This is a good point to an extent. I agree that 2006 would be better for a midgame score sampling, though my statements also took into account the endgame and the big picture... which takes additional research and time to get right, so maybe it's inapplicable.

2008's endgame was the deciding factor in some matches, but didn't have as much impact as 2007 or 2009. 2006's endgame was somewhere in between, though many teams incorporated it into the way they scored to begin with...so it then was no longer an isolated 'endgame' strategy like 2007 was or 2009 will be, which rules it out. None of the three years had direct and, consistent human player scoring so it's difficult to gauge where that plays into statistics.

While I agree that 2007's exponential scoring and where you placed ringers had more effects than quantity of ringers, I could still argue that 2007's scoring is more directly related to 2009's than any other because 2009 has similar potential for spikes in scoring. For dumper bots, the scores spike relative to the maximum score just as much as placing ringers in a row did in a typical match -- remember, in 2007 rows of 6 or more were fairly rare.

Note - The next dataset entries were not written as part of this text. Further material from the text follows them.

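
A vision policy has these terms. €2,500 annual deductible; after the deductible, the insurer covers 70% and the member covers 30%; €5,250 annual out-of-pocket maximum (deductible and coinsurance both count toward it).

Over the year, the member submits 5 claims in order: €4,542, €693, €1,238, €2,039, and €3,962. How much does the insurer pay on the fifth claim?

€3,015.60

Claim 1 (€4,542): €2,500 to deductible, leaving €2,042; member's 30% is €612.60. Member pays €3,112.60; OOP now €3,112.60. Plan pays €4,542 − €3,112.60 = €1,429.40.
Claim 2 (€693): deductible already satisfied, so member's share is 30% × €693 = €207.90. Cost to member: €207.90. OOP to date €3,320.50. Plan pays €693 − €207.90 = €485.10.
Claim 3 (€1,238): deductible met; 30% of €1,238 = €371.40. Cost to member: €371.40. OOP to date €3,691.90. Plan pays €1,238 − €371.40 = €866.60.
Claim 4 (€2,039): deductible already satisfied, so member's share is 30% × €2,039 = €611.70. Member pays €611.70; OOP now €4,303.60. Insurer: €2,039 − €611.70 = €1,427.30.
Claim 5 (€3,962): 30% coinsurance on €3,962 = €1,188.60. That would push OOP to €5,492.20, over the €5,250 cap, so member pays €5,250 − €4,303.60 = €946.40. Insurer: €3,962 − €946.40 = €3,015.60.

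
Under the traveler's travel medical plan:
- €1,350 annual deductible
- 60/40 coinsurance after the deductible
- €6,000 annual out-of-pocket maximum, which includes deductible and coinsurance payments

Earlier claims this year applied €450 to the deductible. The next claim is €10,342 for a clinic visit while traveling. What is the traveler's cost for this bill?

€450 of the €1,350 deductible is already met, leaving €900.
That leaves €10,342 − €900 = €9,442 for coinsurance.
40% of €9,442 = €3,776.80 falls to the traveler.
Traveler responsibility before any cap: €900 + €3,776.80 = €4,676.80.
Total out-of-pocket so far would be €450 + €4,676.80 = €5,126.80, below the €6,000 cap — no reduction.

€4,676.80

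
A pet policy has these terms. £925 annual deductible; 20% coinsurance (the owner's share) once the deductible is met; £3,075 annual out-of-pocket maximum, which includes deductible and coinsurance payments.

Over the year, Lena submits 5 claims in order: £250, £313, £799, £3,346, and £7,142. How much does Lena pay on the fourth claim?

£669.20

Bill 1, £250: all of it applies to the deductible. Owner owes £250 (running OOP £250).
Bill 2, £313: entire amount goes to the deductible. Owner pays £313; OOP now £563.
Bill 3, £799: £362 finishes the deductible; £437 goes to coinsurance; 20% of £437 = £87.40. Owner pays £449.40; OOP now £1,012.40.
Bill 4, £3,346: deductible already satisfied, so owner's share is 20% × £3,346 = £669.20. Cost to owner: £669.20. OOP to date £1,681.60.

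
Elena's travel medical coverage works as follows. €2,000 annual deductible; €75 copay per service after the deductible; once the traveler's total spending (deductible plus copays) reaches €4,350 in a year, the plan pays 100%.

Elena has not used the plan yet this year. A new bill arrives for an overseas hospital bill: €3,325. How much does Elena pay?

Nothing has been paid toward the €2,000 deductible, so the first €2,000 of this charge is applied there.
After the €2,000 deductible portion, €3,325 − €2,000 = €1,325 is subject to the copay.
Copay on this service: €75.
So the traveler owes €2,000 + €75 = €2,075 before any cap.
Cumulative spending €0 + €2,075 = €2,075 stays under the €4,350 maximum.

€2,075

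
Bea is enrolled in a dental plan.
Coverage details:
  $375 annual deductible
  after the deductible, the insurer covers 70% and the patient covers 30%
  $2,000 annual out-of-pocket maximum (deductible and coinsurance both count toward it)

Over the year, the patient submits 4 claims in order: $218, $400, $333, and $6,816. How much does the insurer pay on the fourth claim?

$5,363.80

#1 ($218): fully absorbed by the deductible. Cost to patient: $218. OOP to date $218. Plan pays $218 − $218 = $0.
#2 ($400): $157 finishes the deductible; $243 goes to coinsurance; coinsurance $243 × 30% = $72.90. Cost to patient: $229.90. OOP to date $447.90. Insurer: $400 − $229.90 = $170.10.
#3 ($333): deductible already satisfied, so patient's share is 30% × $333 = $99.90. Patient owes $99.90 (running OOP $547.80). Plan pays $333 − $99.90 = $233.10.
#4 ($6,816): deductible already satisfied, so patient's share is 30% × $6,816 = $2,044.80. That would push OOP to $2,592.60, over the $2,000 cap, so patient pays $2,000 − $547.80 = $1,452.20. Insurer: $6,816 − $1,452.20 = $5,363.80.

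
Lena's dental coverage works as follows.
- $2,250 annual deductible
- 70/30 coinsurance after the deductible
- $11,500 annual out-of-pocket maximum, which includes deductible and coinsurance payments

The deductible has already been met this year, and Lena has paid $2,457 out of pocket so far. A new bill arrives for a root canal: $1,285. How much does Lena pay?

With the deductible met, the entire $1,285 is subject to coinsurance.
30% of $1,285 = $385.50 falls to the patient.
Cumulative spending $2,457 + $385.50 = $2,842.50 stays under the $11,500 maximum.

$385.50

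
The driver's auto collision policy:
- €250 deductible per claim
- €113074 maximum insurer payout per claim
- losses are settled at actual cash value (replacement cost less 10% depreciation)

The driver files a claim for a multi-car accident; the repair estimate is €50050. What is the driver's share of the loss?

Actual cash value after 10% depreciation: €50050 × 90% = €45045.
Less the €250 deductible: €45045 − €250 = €44795.
€44795 is within the €113074 limit, so the insurer pays €44795.
The driver bears the rest of the original loss: €50050 − €44795 = €5255.

€5255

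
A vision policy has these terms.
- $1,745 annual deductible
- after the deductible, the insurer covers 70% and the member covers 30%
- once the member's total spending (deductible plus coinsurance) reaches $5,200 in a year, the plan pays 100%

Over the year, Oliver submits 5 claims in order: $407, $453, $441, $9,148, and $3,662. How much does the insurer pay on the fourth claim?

Claim 1 — $407: fully absorbed by the deductible. Member pays $407; OOP now $407. Insurer: $407 − $407 = $0.
Claim 2 — $453: fully absorbed by the deductible. Member pays $453; OOP now $860. Plan pays $453 − $453 = $0.
Claim 3 — $441: fully absorbed by the deductible. Member pays $441; OOP now $1,301. Insurer: $441 − $441 = $0.
Claim 4 — $9,148: deductible takes $444, $8,704 remains; member's 30% is $2,611.20. Member pays $3,055.20; OOP now $4,356.20. Plan pays $9,148 − $3,055.20 = $6,092.80.

$6,092.80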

However, my point was more to the fact that 2007's game strategies were more inlined with 2009's spectrum of strategies: on one end you are a bot who can score the game piece magnificently, and on the other you are a defensive bot who's primary strategy is to hold out for the endgame. <G14> makes the latter less attractive as a primary strategy for a game like Lunacy or Rack 'N Roll, and I believe we would immediately see that if <G14>'s implications were put into effect for 2007 rather than 2008/2006. Though I don't want to do that much work, and neither does anyone else I don't think.